В помещении становилось всё теплее. Чтобы не привлекать к себе внимания, девушка не шевелилась и лежала, не открывая глаз. Мелкие бусинки пота, скатившись по щеке, задержались на верхней губе, и Нина невольно слизнула их языком.
– Я так и думала, что ты давно проснулась, – голос вчерашней японки раздался совсем рядом.
– Скажите, что вам от меня надо? – пробормотала Нина, садясь на кровать. Она сказала эти слова так тихо, что было непонятно, говорит ли она сама с собой или всё же хочет что-то выведать у своей похитительницы.
– Пойдём умоемся и позавтракаем. У нас с тобой будет время всё обсудить и понять друг друга. Всему своё время. И я говорила тебе, как ты должна обращаться ко мне. Ты забыла? – начав говорить мягко и дружелюбно, азиатка постепенно добавляла агрессию в интонацию произносимых ею слов. Последние слова прозвучали как угроза.
– Мне непривычно произносить имена, звучащие, как твоё, и я не хочу есть. Кто вы такие, и почему держите меня здесь? – спросила Нина. Ей было страшно, но она постаралась говорить как можно увереннее.
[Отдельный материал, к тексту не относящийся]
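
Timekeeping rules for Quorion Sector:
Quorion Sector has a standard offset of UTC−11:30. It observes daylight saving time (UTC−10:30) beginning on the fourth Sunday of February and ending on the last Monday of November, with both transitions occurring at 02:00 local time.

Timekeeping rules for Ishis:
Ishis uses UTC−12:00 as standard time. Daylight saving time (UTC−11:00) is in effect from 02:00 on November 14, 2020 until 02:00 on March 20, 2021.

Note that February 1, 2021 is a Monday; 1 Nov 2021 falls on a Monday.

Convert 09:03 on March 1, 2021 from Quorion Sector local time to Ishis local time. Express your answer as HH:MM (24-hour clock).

08:33

1 February 2021 is a Monday, so the first Sunday is February 7 and the fourth is February 28.
1 November 2021 is a Monday, so Mondays fall on 1, 8, 15, 22, 29; the last is November 29.
Daylight saving runs 28 February – 29 November; March 1, 2021 is inside that window, so Quorion Sector is at UTC−10:30.
09:03 Quorion Sector + 10h30m = 19:33 UTC.
At the standard offset (UTC−12:00), 19:33 UTC − 12h = 07:33 Ishis standard time.
Daylight saving runs 14 November 2020 – 20 March 2021; the standard-time date in Ishis, March 1, 2021, is inside that window, so Ishis is at UTC−11:00.
19:33 UTC − 11h = 08:33 Ishis.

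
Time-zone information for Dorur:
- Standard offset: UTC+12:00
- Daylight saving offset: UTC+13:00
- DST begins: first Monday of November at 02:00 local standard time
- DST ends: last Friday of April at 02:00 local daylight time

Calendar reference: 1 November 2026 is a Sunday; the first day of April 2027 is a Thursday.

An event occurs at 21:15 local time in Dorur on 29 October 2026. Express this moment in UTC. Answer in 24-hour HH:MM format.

1 November 2026 is a Sunday, so the first Monday is November 2.
1 April 2027 is a Thursday, so Fridays fall on 2, 9, 16, 23, 30; the last is April 30.
Daylight saving runs 2 November 2026 – 30 April 2027; 29 October 2026 is outside that window, so Dorur is on standard time at UTC+12:00.
21:15 local − 12h = 09:15 UTC.

09:15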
– Ты хочешь поменять комфортные условия содержания на сидение в грязной клетке с цепью на шее? – поинтересовалась Юа.
– Нет. Я хочу, чтобы вы меня немедленно отпустили.
– К сожалению, это невозможно. Тебе следует смириться и разговаривать со мной более вежливым тоном.
– Зачем я вам?
– Ты часть большого плана.
– А если я не стану вам помогать?
– Я постараюсь тебя уговорить.
– Каким образом?
– Согласившись, ты попадёшь в другую эпоху и проживёшь гораздо более красивую жизнь.
– В другую эпоху? – переспросила Нина, совсем сбитая с толку, не веря в реальность происходящего. Она даже ущипнула себя за руку, пробуя проснуться.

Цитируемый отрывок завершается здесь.